The Agile Education Manifesto

Posted on 01/25/2015 in misc

Agile software development is an incremental model. It changed how software gets created. The basic idea is to build the product iteratively, never locking yourself into a detailed product plan with no flexibility. Instead of coding for 18 months and launching the complete product, the idea is to get the minimally viable product launched as soon as possible, then keep building on it. By launching early and updating frequently you get immediate feedback, and can change course as needed to make the product successful. This model relies on trust between the developer and customer, as there are no detailed requirements and things can change weekly based on what is learned as the product is built.

It occurred to me that the same idea can and should apply to education.

The agile software development manifesto was written in 2001.

We are uncovering better ways of developing software by doing it and helping others do it. Through this work we have come to value:

Individuals and interactions over Processes and tools

Working software over Comprehensive documentation

Customer collaboration over Contract negotiation

Responding to change over Following a plan

Education in the US is sorely in need of dramatic change, and the agile philosophy can easily be adapted to describe an education model that works better for developers and customers teachers, students, parents, and the entire community.

Individuals and interactions over Processes and tools

We don't need to edit this at all, as it describes exactly the relationship we want in a learning environment. We have about 100 years of data on process driven education, and the results are not pretty. Putting 20 same-age kids in a room and expecting them to learn the same things, at the same time, at the same pace, doesn't work. That anybody every thought it would is kind of amazing. People, and that includes kids, are individuals. As such, the education process should recognize that, and organize around meaningful interactions between teachers and students viewed as individuals, not as insignificant members of a group. Homeschoolers had this figured out years ago. One-on-one or small group interaction is so much more powerful, and efficient, as a learning model. Yes, it will require great change in our school systems. The sooner we start the better off our kids will be.

Working software over Comprehensive documentation

We can edit this to Actual learning over Standardized testing. It's debatable if standardized tests actually measure anything useful at all, beyond a student's skills at taking standardized tests. What we care about is learning. Exactly what is being learned is not that important. Once a kid can read, write, and handle math up through about Algebra I and Geometry he has the tools to teach himself anything else he might want to know. Elaborately documented learning goals mostly serve the people selling the tools to track all that meaningless data. Instead of large bureaucracies churning out out reams of meaningless data, we need small teams actually learning, and doing stuff with that knowledge. Anybody in the education system not directly supporting that effort is unnecessary overhead.

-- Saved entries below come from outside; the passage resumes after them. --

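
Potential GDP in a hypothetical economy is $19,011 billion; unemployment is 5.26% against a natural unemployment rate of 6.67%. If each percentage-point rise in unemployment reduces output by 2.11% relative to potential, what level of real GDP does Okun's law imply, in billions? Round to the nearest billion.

$19,577 billion

Unemployment gap = 5.26 - 6.67 = -1.41 points, so the output gap is -2.11 × (-1.41) = 2.9751%.
Actual GDP = 19011 × (1 + 2.9751/100) = 19011 × 1.029751 ≈ 19577 billion.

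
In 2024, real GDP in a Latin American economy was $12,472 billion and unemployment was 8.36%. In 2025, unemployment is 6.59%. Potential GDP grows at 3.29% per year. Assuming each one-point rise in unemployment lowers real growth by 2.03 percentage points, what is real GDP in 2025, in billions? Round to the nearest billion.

$13,330 billion

Δu = 6.59 - 8.36 = -1.77 points.
Okun's law (growth form): g_Y = g_Y* - β × Δu = 3.29 - 2.03 × (-1.77) = 3.29 + 3.5931 = 6.8831%.
Real GDP in the next year = 12472 × (1 + 6.8831/100) = 12472 × 1.068831 ≈ 13330 billion.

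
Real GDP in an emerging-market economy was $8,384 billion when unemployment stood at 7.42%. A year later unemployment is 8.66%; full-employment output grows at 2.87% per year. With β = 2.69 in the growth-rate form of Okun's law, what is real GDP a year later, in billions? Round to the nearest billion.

$8,345 billion

Δu = 8.66 - 7.42 = 1.24 points.
Okun's law (growth form): g_Y = g_Y* - β × Δu = 2.87 - 2.69 × (1.24) = 2.87 - 3.3356 = -0.4656%.
Real GDP in the next year = 8384 × (1 - 0.4656/100) = 8384 × 0.995344 ≈ 8345 billion.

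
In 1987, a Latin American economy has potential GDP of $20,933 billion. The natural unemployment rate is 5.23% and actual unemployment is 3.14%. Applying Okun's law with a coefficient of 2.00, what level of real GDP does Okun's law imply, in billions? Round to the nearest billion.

Unemployment gap = 3.14 - 5.23 = -2.09 points, so the output gap is -2 × (-2.09) = 4.18%.
Actual GDP = 20933 × (1 + 4.18/100) = 20933 × 1.0418 ≈ 21808 billion.

$21,808 billion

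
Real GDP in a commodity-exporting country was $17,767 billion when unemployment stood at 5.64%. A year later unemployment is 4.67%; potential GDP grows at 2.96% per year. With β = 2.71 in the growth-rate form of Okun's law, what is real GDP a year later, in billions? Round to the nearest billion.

Δu = 4.67 - 5.64 = -0.97 points.
Okun's law (growth form): g_Y = g_Y* - β × Δu = 2.96 - 2.71 × (-0.97) = 2.96 + 2.6287 = 5.5887%.
Real GDP in the next year = 17767 × (1 + 5.5887/100) = 17767 × 1.055887 ≈ 18760 billion.

$18,760 billion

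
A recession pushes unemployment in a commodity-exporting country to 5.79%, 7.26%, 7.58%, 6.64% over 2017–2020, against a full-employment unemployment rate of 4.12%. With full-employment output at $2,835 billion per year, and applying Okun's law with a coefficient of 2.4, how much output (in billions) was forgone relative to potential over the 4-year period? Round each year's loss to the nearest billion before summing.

Year 2017: gap = -2.4 × (5.79 - 4.12) = -4.008%, loss ≈ 2835 × 4.008/100 ≈ 114.
Year 2018: gap = -2.4 × (7.26 - 4.12) = -7.536%, loss ≈ 2835 × 7.536/100 ≈ 214.
Year 2019: gap = -2.4 × (7.58 - 4.12) = -8.304%, loss ≈ 2835 × 8.304/100 ≈ 235.
Year 2020: gap = -2.4 × (6.64 - 4.12) = -6.048%, loss ≈ 2835 × 6.048/100 ≈ 171.
Total lost output = 114 + 214 + 235 + 171 = 734 billion.

$734 billion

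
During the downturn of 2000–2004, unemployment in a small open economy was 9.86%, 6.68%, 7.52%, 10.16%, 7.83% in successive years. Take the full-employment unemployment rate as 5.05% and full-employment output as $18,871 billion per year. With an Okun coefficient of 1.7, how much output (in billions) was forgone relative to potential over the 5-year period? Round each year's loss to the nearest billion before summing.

Year 2000: gap = -1.7 × (9.86 - 5.05) = -8.177%, loss ≈ 18871 × 8.177/100 ≈ 1543.
Year 2001: gap = -1.7 × (6.68 - 5.05) = -2.771%, loss ≈ 18871 × 2.771/100 ≈ 523.
Year 2002: gap = -1.7 × (7.52 - 5.05) = -4.199%, loss ≈ 18871 × 4.199/100 ≈ 792.
Year 2003: gap = -1.7 × (10.16 - 5.05) = -8.687%, loss ≈ 18871 × 8.687/100 ≈ 1639.
Year 2004: gap = -1.7 × (7.83 - 5.05) = -4.726%, loss ≈ 18871 × 4.726/100 ≈ 892.
Total lost output = 1543 + 523 + 792 + 1639 + 892 = 5389 billion.

$5,389 billion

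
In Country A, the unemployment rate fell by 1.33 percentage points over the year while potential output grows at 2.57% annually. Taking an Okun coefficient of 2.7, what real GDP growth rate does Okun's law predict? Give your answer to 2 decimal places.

Growth-rate Okun's law: g_Y = g_Y* - β × Δu.
g_Y = 2.57 - 2.7 × (-1.33) = 2.57 + 3.591 = 6.161%, i.e. 6.16% to 2 d.p.

6.16%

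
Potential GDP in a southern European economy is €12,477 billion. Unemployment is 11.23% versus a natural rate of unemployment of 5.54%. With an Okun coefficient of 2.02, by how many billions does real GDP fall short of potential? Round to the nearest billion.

Output gap = -2.02 × (11.23 - 5.54) = -2.02 × 5.69 = -11.4938%.
Actual GDP ≈ 12477 × 0.885062 ≈ 11043 billion, so the shortfall is 12477 - 11043 = 1434 billion.

€1,434 billion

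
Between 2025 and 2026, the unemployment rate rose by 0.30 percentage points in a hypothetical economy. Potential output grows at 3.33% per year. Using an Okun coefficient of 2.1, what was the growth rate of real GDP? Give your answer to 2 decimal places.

Growth-rate Okun's law: g_Y = g_Y* - β × Δu.
g_Y = 3.33 - 2.1 × (0.30) = 3.33 - 0.63 = 2.7%, i.e. 2.70% to 2 d.p.

2.70%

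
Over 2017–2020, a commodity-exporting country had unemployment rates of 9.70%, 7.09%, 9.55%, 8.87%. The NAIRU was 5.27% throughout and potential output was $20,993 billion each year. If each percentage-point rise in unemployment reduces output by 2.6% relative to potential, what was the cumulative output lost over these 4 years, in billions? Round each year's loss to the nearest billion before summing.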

Customer collaboration over Contract negotiation

I would rewrite this as Community collaboration over community adversity. It really does take a village to raise to a child, but today that village is mostly at odds with each other, to the detriment of the kids. What we care about is actual learning, we don't care where that learning happens. In school, at home, at a community center, or at the park, it simply does not matter. Mandatory attendance rules (contracts) need to be abolished in favor of enabling actual learning. If a kid does math at home, science at school, helps out with the family business over the lunch rush, and spends the afternoon reading in a hammock, he is learning at every stop. We need to stop force feeding kids what we think they should learn, and instead get out of the way so that they actually can learn. Parents teachers, and the community as a whole need to work together to allow learning to happen, instead of fighting over taking credit (and the funding dollars), whether any actual learning took place or not.

Responding to change over Following a plan

I don't think we need to change this one at all. Large bureaucratic school systems, much like large ships, simply can't change directions quickly. Change is probably the only constant in our fast paced world. Seniors in high school today had never heard of social media when they started kindergarten, yet navigating the social media landscape is a critical skill for a 17 year old today. You can't delete mistakes from the Internet, yet our education system is woefully unprepared to help 17-year olds navigate critical communication systems in 2014. Mass purchased textbooks lock entire states worth of kids into one textbook committee's idea of how math should be taught. What if your kid doesn't learn that way? This is another area where homeschoolers have excelled. If the 3rd grade math curriculum you chose isn't working you simply sell it on Ebay and try something else. We need that flexibility in the schools, along with teachers that are both trained and empowered to make those changes whenever needed. German military strategist Helmuth von Moltke famously stated that "No battle plan survives contact with the enemy." Neither students or teachers are the enemy, but the sentiment holds. No education plan survives contact with the actual students. The flexibility inherent in homeschooling needs to available to every student, and teacher.

The Agile Manifesto is based on 12 principles:

  1. Student engagement by rapid acquisition of useful knowledge
  2. Welcome changing objectives, at any time
  3. Meaningful progress made frequently (days and weeks rather than months)
  4. Close, daily cooperation between teachers, parents, and students
  5. Curriculum is built around motivated individual students, who should be trusted
  6. One-on-one or small group, face-to-face conversation is the best form of communication
  7. Student engagement and happiness are the principal measures of progress
  8. Sustainable education, able to maintain a constant pace
  9. Continuous attention to student input and desires
  10. Simplicity—the art of maximizing the amount of work not done—is essential
  11. Self-directed education should be encouraged as much as possible
  12. Regular adaptation to changing circumstances

We formally recognized (nationally) the shortfalls in the US Education system in the 1970s. 40 years later we've spent billions of dollars on centralized control of education, and have virtually no progress to show for it. It's time to try something different. It's time to get agile.